Son innumerables los clichés que se reproducen en el cine o series de tv. Y han causado un gran daño, tanto como las peores guerras de Irak. En realidad, son reproducciones simétricamente dañinas.

Humanizar y deshumanizar al adversario se produce como un fenómeno acelerado de ósmosis. Un día te puedes acostar como un ciudadano modélico y respetuoso, y pasado mañana te levantas como un xenófobo, tras una serie de preceptivos telediarios.

La visión de los otros-asiáticos, musulmanes, árabes- se percibe con auténtico desinterés entre nosotros. Manifestar esos tabúes es como zarandear a individuos moribundos en un proceso febril. Y se da en las dos direcciones, por qué no decirlo, en las dos orillas del Mediterráneo.

Existe auto censura en sociedades de mayoría de musulmanes, consecuencia de un pudor impostado, lo que no facilita la exposición de problemas universales que nos afectan a todos.

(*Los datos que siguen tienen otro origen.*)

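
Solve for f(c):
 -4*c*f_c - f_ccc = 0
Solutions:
 f(c) = C1 + Integral(C2*airyai(-2^(2/3)*c) + C3*airybi(-2^(2/3)*c), c)


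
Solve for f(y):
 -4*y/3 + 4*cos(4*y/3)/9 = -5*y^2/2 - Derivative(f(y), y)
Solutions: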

Si ellos-los mauros- no se encargan de proyectar una imagen aproximada de su situación, alguien lo tendrá que hacer, aunque sea con una intención puramente utilitaria, cuando no maliciosa.

Proyectar sobre los otros nuestras propias deficiencias es una vieja práctica, pero hay realidades objetivas, incluso subjetivas, que son imposibles de obviar. Toda visión es susceptible de contener algún prejuicio.

La llegada de los espejos, bien en forma de tv e internet, puede reproducir un orientalismo al revés. Tanto ver tu imagen representada por los otros, que al final la asumes como propia.

Lo oriental o lo occidental ya no es una posición geográfica asociada a una serie de ideologías un tanto imprecisas, aunque imbuidas de un sentimiento común de pertenencia social.

Podríamos hablar de esa caricatura ideológica de países muy modernos, antaño administrados por la Corona Británica. El orientalismo aparece en las decapitaciones o indultos por parte de poderes opacos. En la obligación de vestir unas determinadas prendas. La figura del padre jefe de clan que todo lo controla. Las clientelas familiares a la sombra de economías rentistas.

Orientalistas son las rutas turísticas por oasis y palmerales, donde monos y caballos adiestrados se pelean por comer de nuestra mano. Hay quien arguye que mantener la diferencia es necesario para nuestra supervivencia. Desconozco si estas son las diferencias que hay que preservar.

En ese sentido, podemos decir que la radicalidad de la diferencia es la clave para disfrutar de la originalidad de la expresión cultural. Pero en la representación teatral de la actualidad, donde aparecen todo tipo de promesas de redención sobre pueblos, razas, o colectividades, el tramoyista liberal tiene que aparecer en el propio escenario. Por otro lado, las diferencias entre sociedades son necesarias para la estratificación económica y social.

La asunción del como nos proyectan, también tiene un sentido en las escala de jerarquías de los poderes nacionales. Fíjense en las fronteras de México, Ceuta o Melilla, o en el Mediterráneo italiano. Lo más curioso es que estas profilaxis raciales, religiosas, y económicas, ya han sido derrumbadas en abstracto, aunque físicamente siguen así. Nos iguala el deseo de consumo, pero no hay visado para todos.

Escribió Kipling que "el Oriente es el Oriente, el Occidente es el Occidente, y ambos nunca se encontrarán".  Tal vez el poeta inglés se refería a que ambas realidades ya nunca serán autónomas, ni tan siquiera diferentes. En realidad, hay un Occidente en Oriente, y un Oriente en Occidente, y ambos están tan tristes, como felices de alumbrarse.